LiteraLivre nº 7 – janeiro de 2018
Talvez Fosse Apenas um Menino Feliz
Reinaldo Fernandes
Brumadinho/MG
Tentava-se em vão saber o que mais lhe cansava. Não se sabe ao certo,
nunca se soube. Se passar todos os dias pelas mesmas ruas, que já conhecia de
olhos fechados; se o barulho infernal da campainha, tocada centenas de vezes no
mesmo dia; se a falta de educação de certos passageiros; ou se o trânsito
caótico de Belo Horizonte. Quando chegava à comunidade, depois daquelas
longas nove horas com milhares de marchas passadas, seu Juvenal sempre
perguntava:
- E aí, Geraldo, como tá?
- Cansado, Juvenal, cansado!
E seu Juvenal estava sempre ali, curtindo sua aposentadoria de trabalhador
da “Manasmã”, “medindo a rua” - como dizia sua mulher -, esperando Geraldo:
- E aí, Geraldo, como tá?
-Cansado, Juvenal, cansado!
Não falava, mas eu bem sabia o que cansava o motorista da linha Madre
Gertrudes – Sol Nascente. “Ah! Eu ainda pego aquele neguinho!”, peguei um dia
ele prometendo à mulher.
“Aquele neguinho” era Deusdêti, Deusdêti Dústi Biber da Silva, mais
precisamente.
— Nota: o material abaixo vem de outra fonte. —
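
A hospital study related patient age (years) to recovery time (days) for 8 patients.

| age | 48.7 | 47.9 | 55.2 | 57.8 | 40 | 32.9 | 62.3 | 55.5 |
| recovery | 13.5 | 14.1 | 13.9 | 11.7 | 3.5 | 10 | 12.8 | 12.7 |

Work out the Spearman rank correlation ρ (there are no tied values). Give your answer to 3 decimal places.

0.238

Rank age: 4, 3, 5, 7, 2, 1, 8, 6
Rank recovery: 6, 8, 7, 3, 1, 2, 5, 4
d = rank(age) − rank(recovery): -2, -5, -2, 4, 1, -1, 3, 2; Σd² = 64
ρ = 1 − 6Σd² / [n(n²−1)] = 1 − 6×64 / (8×63) = 1 − 384/504 ≈ 0.238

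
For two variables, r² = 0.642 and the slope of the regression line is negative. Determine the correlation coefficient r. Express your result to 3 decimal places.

|r| = √0.642 = 0.801
The association is negative, so r = −0.801.

-0.801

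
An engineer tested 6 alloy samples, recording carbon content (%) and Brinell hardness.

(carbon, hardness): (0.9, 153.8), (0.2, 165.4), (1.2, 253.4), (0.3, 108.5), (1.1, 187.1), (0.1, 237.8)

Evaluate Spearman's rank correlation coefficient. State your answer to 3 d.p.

Rank carbon: 4, 2, 6, 3, 5, 1
Rank hardness: 2, 3, 6, 1, 4, 5
d = rank(carbon) − rank(hardness): 2, -1, 0, 2, 1, -4; Σd² = 26
ρ = 1 − 6Σd² / [n(n²−1)] = 1 − 6×26 / (6×35) = 1 − 156/210 ≈ 0.257

0.257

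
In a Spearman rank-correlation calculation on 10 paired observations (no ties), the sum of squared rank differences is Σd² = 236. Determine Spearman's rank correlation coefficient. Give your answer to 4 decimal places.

-0.4303

ρ = 1 − 6Σd² / [n(n²−1)] = 1 − 6×236 / (10×99)
  = 1 − 1416/990 = 1 − 1.43030 ≈ -0.4303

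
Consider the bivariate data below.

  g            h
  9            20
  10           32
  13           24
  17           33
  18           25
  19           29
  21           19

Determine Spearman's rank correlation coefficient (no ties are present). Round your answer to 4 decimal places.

Rank g: 1, 2, 3, 4, 5, 6, 7
Rank h: 2, 6, 3, 7, 4, 5, 1
d = rank(g) − rank(h): -1, -4, 0, -3, 1, 1, 6; Σd² = 64
ρ = 1 − 6Σd² / [n(n²−1)] = 1 − 6×64 / (7×48) = 1 − 384/336 ≈ -0.1429

-0.1429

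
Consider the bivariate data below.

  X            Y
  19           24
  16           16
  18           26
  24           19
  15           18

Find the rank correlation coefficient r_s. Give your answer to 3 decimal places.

Rank X: 4, 2, 3, 5, 1
Rank Y: 4, 1, 5, 3, 2
d = rank(X) − rank(Y): 0, 1, -2, 2, -1; Σd² = 10
ρ = 1 − 6Σd² / [n(n²−1)] = 1 − 6×10 / (5×24) = 1 − 60/120 ≈ 0.500

0.500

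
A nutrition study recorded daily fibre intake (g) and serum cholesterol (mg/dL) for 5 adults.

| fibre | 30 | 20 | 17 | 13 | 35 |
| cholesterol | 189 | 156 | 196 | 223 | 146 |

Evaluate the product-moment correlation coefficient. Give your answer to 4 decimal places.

n = 5, Σx = 115, Σy = 910, Σx² = 2983, Σy² = 169518, Σxy = 20131
nΣxy − ΣxΣy = 100655 − 104650 = -3995
nΣx² − (Σx)² = 14915 − 13225 = 1690; nΣy² − (Σy)² = 847590 − 828100 = 19490
r = -3995 / √(1690 × 19490) = -3995 / 5739.1724 ≈ -0.6961

-0.6961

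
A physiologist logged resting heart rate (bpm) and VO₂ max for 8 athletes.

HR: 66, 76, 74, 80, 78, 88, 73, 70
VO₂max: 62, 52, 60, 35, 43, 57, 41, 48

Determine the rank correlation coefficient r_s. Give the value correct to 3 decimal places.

Rank HR: 1, 5, 4, 7, 6, 8, 3, 2
Rank VO₂max: 8, 5, 7, 1, 3, 6, 2, 4
d = rank(HR) − rank(VO₂max): -7, 0, -3, 6, 3, 2, 1, -2; Σd² = 112
ρ = 1 − 6Σd² / [n(n²−1)] = 1 − 6×112 / (8×63) = 1 − 672/504 ≈ -0.333

-0.333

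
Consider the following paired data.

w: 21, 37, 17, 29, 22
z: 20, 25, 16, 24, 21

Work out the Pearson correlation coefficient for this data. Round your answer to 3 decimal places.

n = 5, Σw = 126, Σz = 106, Σw² = 3424, Σz² = 2298, Σwz = 2775
nΣwz − ΣwΣz = 13875 − 13356 = 519
nΣw² − (Σw)² = 17120 − 15876 = 1244; nΣz² − (Σz)² = 11490 − 11236 = 254
r = 519 / √(1244 × 254) = 519 / 562.1174 ≈ 0.923

0.923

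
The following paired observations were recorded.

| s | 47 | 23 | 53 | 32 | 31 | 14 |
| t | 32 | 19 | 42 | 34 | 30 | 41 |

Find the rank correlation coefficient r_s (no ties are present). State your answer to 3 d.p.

Rank s: 5, 2, 6, 4, 3, 1
Rank t: 3, 1, 6, 4, 2, 5
d = rank(s) − rank(t): 2, 1, 0, 0, 1, -4; Σd² = 22
ρ = 1 − 6Σd² / [n(n²−1)] = 1 − 6×22 / (6×35) = 1 − 132/210 ≈ 0.371

0.371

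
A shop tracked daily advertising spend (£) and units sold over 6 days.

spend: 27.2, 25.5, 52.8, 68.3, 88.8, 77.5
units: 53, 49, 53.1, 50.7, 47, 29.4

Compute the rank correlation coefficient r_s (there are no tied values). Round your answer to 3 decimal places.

-0.543

Rank spend: 2, 1, 3, 4, 6, 5
Rank units: 5, 3, 6, 4, 2, 1
d = rank(spend) − rank(units): -3, -2, -3, 0, 4, 4; Σd² = 54
ρ = 1 − 6Σd² / [n(n²−1)] = 1 − 6×54 / (6×35) = 1 − 324/210 ≈ -0.543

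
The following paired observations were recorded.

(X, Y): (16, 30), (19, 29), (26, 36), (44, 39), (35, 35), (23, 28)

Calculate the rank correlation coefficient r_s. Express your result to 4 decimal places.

Rank X: 1, 2, 4, 6, 5, 3
Rank Y: 3, 2, 5, 6, 4, 1
d = rank(X) − rank(Y): -2, 0, -1, 0, 1, 2; Σd² = 10
ρ = 1 − 6Σd² / [n(n²−1)] = 1 − 6×10 / (6×35) = 1 − 60/210 ≈ 0.7143

0.7143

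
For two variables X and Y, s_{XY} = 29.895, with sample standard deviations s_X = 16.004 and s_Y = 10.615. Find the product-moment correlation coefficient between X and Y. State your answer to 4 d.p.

0.1760

r = Cov(X,Y) / (s_X · s_Y) = 29.895 / (16.004 × 10.615)
  = 29.895 / 169.8825 ≈ 0.1760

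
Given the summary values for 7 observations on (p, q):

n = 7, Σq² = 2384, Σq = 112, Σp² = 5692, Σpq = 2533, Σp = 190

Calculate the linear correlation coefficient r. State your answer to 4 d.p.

-0.9010

r = (nΣpq − ΣpΣq) / √[(nΣp² − (Σp)²)(nΣq² − (Σq)²)]
Numerator: 7×2533 − 190×112 = -3549
Denominator: √[(39844 − 36100)(16688 − 12544)] = √[3744 × 4144] = 3938.9257
r = -3549 / 3938.9257 ≈ -0.9010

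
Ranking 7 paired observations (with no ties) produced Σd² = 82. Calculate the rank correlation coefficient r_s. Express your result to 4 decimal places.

ρ = 1 − 6Σd² / [n(n²−1)] = 1 − 6×82 / (7×48)
  = 1 − 492/336 = 1 − 1.46429 ≈ -0.4643

-0.4643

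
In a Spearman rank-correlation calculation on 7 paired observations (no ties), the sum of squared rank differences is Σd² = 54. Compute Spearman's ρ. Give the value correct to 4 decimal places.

0.0357

ρ = 1 − 6Σd² / [n(n²−1)] = 1 − 6×54 / (7×48)
  = 1 − 324/336 = 1 − 0.96429 ≈ 0.0357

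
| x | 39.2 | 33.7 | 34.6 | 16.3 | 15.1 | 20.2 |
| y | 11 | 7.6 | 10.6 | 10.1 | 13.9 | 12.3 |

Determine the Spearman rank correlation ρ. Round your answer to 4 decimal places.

Rank x: 6, 4, 5, 2, 1, 3
Rank y: 4, 1, 3, 2, 6, 5
d = rank(x) − rank(y): 2, 3, 2, 0, -5, -2; Σd² = 46
ρ = 1 − 6Σd² / [n(n²−1)] = 1 − 6×46 / (6×35) = 1 − 276/210 ≈ -0.3143

-0.3143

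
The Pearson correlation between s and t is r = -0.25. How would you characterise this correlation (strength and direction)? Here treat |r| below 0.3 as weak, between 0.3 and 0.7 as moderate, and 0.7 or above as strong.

weak negative

r = -0.25 < 0 so the relationship is negative.
|r| = 0.25, which falls in the weak range.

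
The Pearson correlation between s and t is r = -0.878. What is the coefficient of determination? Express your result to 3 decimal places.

r² = (-0.878)² = 0.771

0.771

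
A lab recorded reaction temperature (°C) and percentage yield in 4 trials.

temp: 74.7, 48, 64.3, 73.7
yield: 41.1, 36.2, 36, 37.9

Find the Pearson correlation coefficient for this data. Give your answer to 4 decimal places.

n = 4, Σx = 260.7, Σy = 151.2, Σx² = 17450.27, Σy² = 5732.06, Σxy = 9915.8
nΣxy − ΣxΣy = 39663.2 − 39417.84 = 245.36
nΣx² − (Σx)² = 69801.08 − 67964.49 = 1836.59; nΣy² − (Σy)² = 22928.24 − 22861.44 = 66.8
r = 245.36 / √(1836.59 × 66.8) = 245.36 / 350.2631 ≈ 0.7005

0.7005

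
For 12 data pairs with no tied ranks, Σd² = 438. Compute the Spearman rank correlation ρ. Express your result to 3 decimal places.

-0.531

ρ = 1 − 6Σd² / [n(n²−1)] = 1 − 6×438 / (12×143)
  = 1 − 2628/1716 = 1 − 1.5315 ≈ -0.531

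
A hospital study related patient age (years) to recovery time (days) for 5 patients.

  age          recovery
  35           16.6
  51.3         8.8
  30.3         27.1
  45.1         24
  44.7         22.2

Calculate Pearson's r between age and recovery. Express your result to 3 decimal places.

-0.598

n = 5, Σx = 206.4, Σy = 98.7, Σx² = 8806.88, Σy² = 2156.25, Σxy = 3928.31
nΣxy − ΣxΣy = 19641.55 − 20371.68 = -730.13
nΣx² − (Σx)² = 44034.4 − 42600.96 = 1433.44; nΣy² − (Σy)² = 10781.25 − 9741.69 = 1039.56
r = -730.13 / √(1433.44 × 1039.56) = -730.13 / 1220.7157 ≈ -0.598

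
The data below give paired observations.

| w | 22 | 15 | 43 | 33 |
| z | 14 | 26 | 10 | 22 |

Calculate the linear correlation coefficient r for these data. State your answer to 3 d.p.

n = 4, Σw = 113, Σz = 72, Σw² = 3647, Σz² = 1456, Σwz = 1854
nΣwz − ΣwΣz = 7416 − 8136 = -720
nΣw² − (Σw)² = 14588 − 12769 = 1819; nΣz² − (Σz)² = 5824 − 5184 = 640
r = -720 / √(1819 × 640) = -720 / 1078.9625 ≈ -0.667

-0.667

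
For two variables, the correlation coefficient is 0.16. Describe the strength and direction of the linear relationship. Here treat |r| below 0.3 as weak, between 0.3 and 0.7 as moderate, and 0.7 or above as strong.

weak positive

r = 0.16 > 0 so the relationship is positive.
|r| = 0.16, which falls in the weak range.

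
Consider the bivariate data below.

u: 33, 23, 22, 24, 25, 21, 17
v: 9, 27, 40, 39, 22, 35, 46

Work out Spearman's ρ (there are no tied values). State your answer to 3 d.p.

-0.821

Rank u: 7, 4, 3, 5, 6, 2, 1
Rank v: 1, 3, 6, 5, 2, 4, 7
d = rank(u) − rank(v): 6, 1, -3, 0, 4, -2, -6; Σd² = 102
ρ = 1 − 6Σd² / [n(n²−1)] = 1 − 6×102 / (7×48) = 1 − 612/336 ≈ -0.821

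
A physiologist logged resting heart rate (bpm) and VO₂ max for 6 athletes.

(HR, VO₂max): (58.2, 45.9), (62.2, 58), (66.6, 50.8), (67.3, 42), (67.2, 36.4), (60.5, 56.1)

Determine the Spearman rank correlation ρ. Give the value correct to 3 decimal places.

-0.543

Rank HR: 1, 3, 4, 6, 5, 2
Rank VO₂max: 3, 6, 4, 2, 1, 5
d = rank(HR) − rank(VO₂max): -2, -3, 0, 4, 4, -3; Σd² = 54
ρ = 1 − 6Σd² / [n(n²−1)] = 1 − 6×54 / (6×35) = 1 − 324/210 ≈ -0.543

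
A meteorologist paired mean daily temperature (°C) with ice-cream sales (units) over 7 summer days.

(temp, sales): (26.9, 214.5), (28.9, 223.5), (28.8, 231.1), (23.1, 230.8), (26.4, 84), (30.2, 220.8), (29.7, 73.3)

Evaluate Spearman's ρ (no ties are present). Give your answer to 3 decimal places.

Rank temp: 3, 5, 4, 1, 2, 7, 6
Rank sales: 3, 5, 7, 6, 2, 4, 1
d = rank(temp) − rank(sales): 0, 0, -3, -5, 0, 3, 5; Σd² = 68
ρ = 1 − 6Σd² / [n(n²−1)] = 1 − 6×68 / (7×48) = 1 − 408/336 ≈ -0.214

-0.214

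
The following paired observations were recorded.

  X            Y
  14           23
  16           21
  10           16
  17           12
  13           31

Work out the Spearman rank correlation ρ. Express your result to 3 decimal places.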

E não andava só. Quase sempre estava acompanhado de dois fieis
escudeiros, o Jhuninho e Matheus Gordinho. Parecia ensaiado, e talvez fosse
mesmo:
Jhuninho
agarrava-se
do
lado
direito,
Matheus
Gordinho
ficava
escondido na parte central, equilibrando-se sabe-se Deus como; e Deusdêti ia
grudado no parachoques do lado esquerdo, e essa era sua desgraça pois ficava
bem aos olhos de retrovisor de Geraldo.